Figure 1

Mouse Ndr1 and Ndr2 knockout strategy and confirmation. (A) The conditional-ready Ndr2/Stk38l deletion allele obtained from KOMP. Ndr2/Stk38l exon 7 (green box) is flanked by LoxP sites (red triangles) and excised by the cre recombinase under control of the actinB promoter to produce Ndr2 KO mice. LacZ is indicated by the blue box, Neo cassette is indicated by the orange box.

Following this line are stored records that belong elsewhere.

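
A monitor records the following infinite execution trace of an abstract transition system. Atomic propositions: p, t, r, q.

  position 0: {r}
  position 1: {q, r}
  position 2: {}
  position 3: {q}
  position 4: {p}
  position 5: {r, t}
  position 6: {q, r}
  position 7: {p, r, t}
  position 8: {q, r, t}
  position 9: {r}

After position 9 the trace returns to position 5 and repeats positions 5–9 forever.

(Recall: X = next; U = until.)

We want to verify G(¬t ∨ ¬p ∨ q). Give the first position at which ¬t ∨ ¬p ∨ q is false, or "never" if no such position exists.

Check ¬t ∨ ¬p ∨ q at each position in order: 0 ✓, 1 ✓, 2 ✓, 3 ✓, 4 ✓, 5 ✓, 6 ✓.
At position 7 the labels are {p, r, t}, so ¬t ∨ ¬p ∨ q is false there. This is the first violation.

7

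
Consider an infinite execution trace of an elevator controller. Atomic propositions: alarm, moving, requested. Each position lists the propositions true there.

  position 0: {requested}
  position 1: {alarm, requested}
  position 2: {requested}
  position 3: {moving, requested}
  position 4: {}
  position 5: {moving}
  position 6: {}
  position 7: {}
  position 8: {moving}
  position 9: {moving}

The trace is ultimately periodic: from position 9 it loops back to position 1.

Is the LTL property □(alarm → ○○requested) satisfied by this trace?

alarm → ○○requested holds at every position 0..9, and those are all positions ever visited, so □(alarm → ○○requested) holds.
Positions where alarm holds: 1.
Check ○○requested at each: 1→ok.

Holds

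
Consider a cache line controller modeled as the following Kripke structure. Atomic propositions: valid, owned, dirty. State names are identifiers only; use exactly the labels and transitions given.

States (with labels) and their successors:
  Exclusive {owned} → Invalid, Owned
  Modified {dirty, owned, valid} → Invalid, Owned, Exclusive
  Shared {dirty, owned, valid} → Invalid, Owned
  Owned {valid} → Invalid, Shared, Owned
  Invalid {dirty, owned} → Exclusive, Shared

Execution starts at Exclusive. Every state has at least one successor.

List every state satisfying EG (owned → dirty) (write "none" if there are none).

{Modified, Shared, Owned, Invalid}

States satisfying owned → dirty: {Modified, Shared, Owned, Invalid}.
States satisfying EG (owned → dirty): {Modified, Shared, Owned, Invalid}.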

RT-qPCR primers for Exons 13–14 are indicated by red arrows. (B) RT-qPCR data confirms Ndr2 deletion. cDNA was isolated from brain and eye tissue from P28 wild type (WT) and Ndr2 KO mice. Data are from 4 sets of RT-qPCRs, targeting exons 13 to 14, with each sample run in duplicate (p < 0.05, calculated by one-sample test). (C) Ndr2 immunofluorescence was performed on P28 WT and Ndr2 KO retinas. Nuclei were labeled with Hoechst 33342. IPL, inner plexiform layer; INL, inner nuclear layer; OPL, outer plexiform layer; ONL, outer nuclear layer; IS, inner segments; OS, outer segments. Scale bar = 20 μm. (D) Immunoblot of eye protein extracts probed with anti-Ndr2 and anti-actin antibodies. Uncropped images of this immunoblot are presented in Suppl. Fig. S1. (E) Two independent Ndr1/Stk38 alleles (Ndr1^∆4, Ndr1^∆6) were generated by distinct CRISPR-cas9 procedures and confirmed by DNA sequencing. The chromatograms of WT and Ndr1 KO alleles are presented. The Ndr1^∆4 allele contains a mutation in Ndr1 exon 4, in which CTC (underlined) is replaced by AGCG (red) to yield a frame shift mutation. The Ndr1^∆6 allele contains a single base deletion in exon 6 (blue T in WT chromatogram) to yield a frame shift mutation. Red asterisks represent stop codons introduced by indels. (F) RT-PCR reveal the presence of Ndr1 transcript containing exons 4–5 and exons 13–14 in retina cDNA from Ndr1^∆4 and WT mice. There is no detectable Ndr1 transcript in Ndr1^∆6 mice. GAPDH RT-PCR data serve as positive controls.